Some people choose to go into charity work to give something back to community – with the express intention of being a good citizen. And some fall into it almost by accident – because they are exploring new hobbies and interests. All of these people are vital to a charity being able to function, and all of them bring different things of benefit to the charity.

Charitable Acts

But charity does not have to be applied to a big national or even regional organisation to be charity. Anyone who helps those less fortunate than themselves can be said to be carrying out charity. This could include going to old people’s homes and spending a few hours talking to people who may not have any other visitors, or doing likewise in hospitals. It could mean going shopping or doing basic household chores for a neighbour who cannot do it for themselves.

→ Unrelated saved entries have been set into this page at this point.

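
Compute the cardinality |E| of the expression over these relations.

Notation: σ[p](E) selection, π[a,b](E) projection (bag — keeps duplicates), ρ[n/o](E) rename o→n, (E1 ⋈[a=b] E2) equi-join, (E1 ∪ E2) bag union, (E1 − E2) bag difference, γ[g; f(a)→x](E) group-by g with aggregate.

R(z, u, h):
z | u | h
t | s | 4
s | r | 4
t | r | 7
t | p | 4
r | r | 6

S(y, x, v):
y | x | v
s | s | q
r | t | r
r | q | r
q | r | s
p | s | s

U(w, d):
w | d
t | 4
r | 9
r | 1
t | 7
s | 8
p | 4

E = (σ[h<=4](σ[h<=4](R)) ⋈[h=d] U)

Row counts bottom-up:
  R → 5
  σ[h<=4](R) → 3
  σ[h<=4](σ[h<=4](R)) → 3
  U → 6
  (σ[h<=4](σ[h<=4](R)) ⋈[h=d] U) → 6

|E| = 6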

Some people carry out small charitable acts like this all of the time, such as ministers and priests who visit the sick and vulnerable as part of their day to day duties. Generally, charity suggests that the giver is sacrificing something of their own for the good of the person receiving the charity. This could be time, money or effort.

And crucially, for charity, the person carrying out the charity does not shout about it. They go about their business and carry out the charitable acts without the need for anyone else to know. They carry out acts to benefit others, not to reap the rewards themselves.

Charity and volunteering are worth billions of pounds to our economy. If they did not exist, then money would have to be spent on the things they achieve. Of course, the bigger charities are run as businesses, and deal with thousands of pounds of money. But the smaller charitable cats which means just as much to the people on the receiving end of them cost nothing in terms of cash and would be impossible to replace.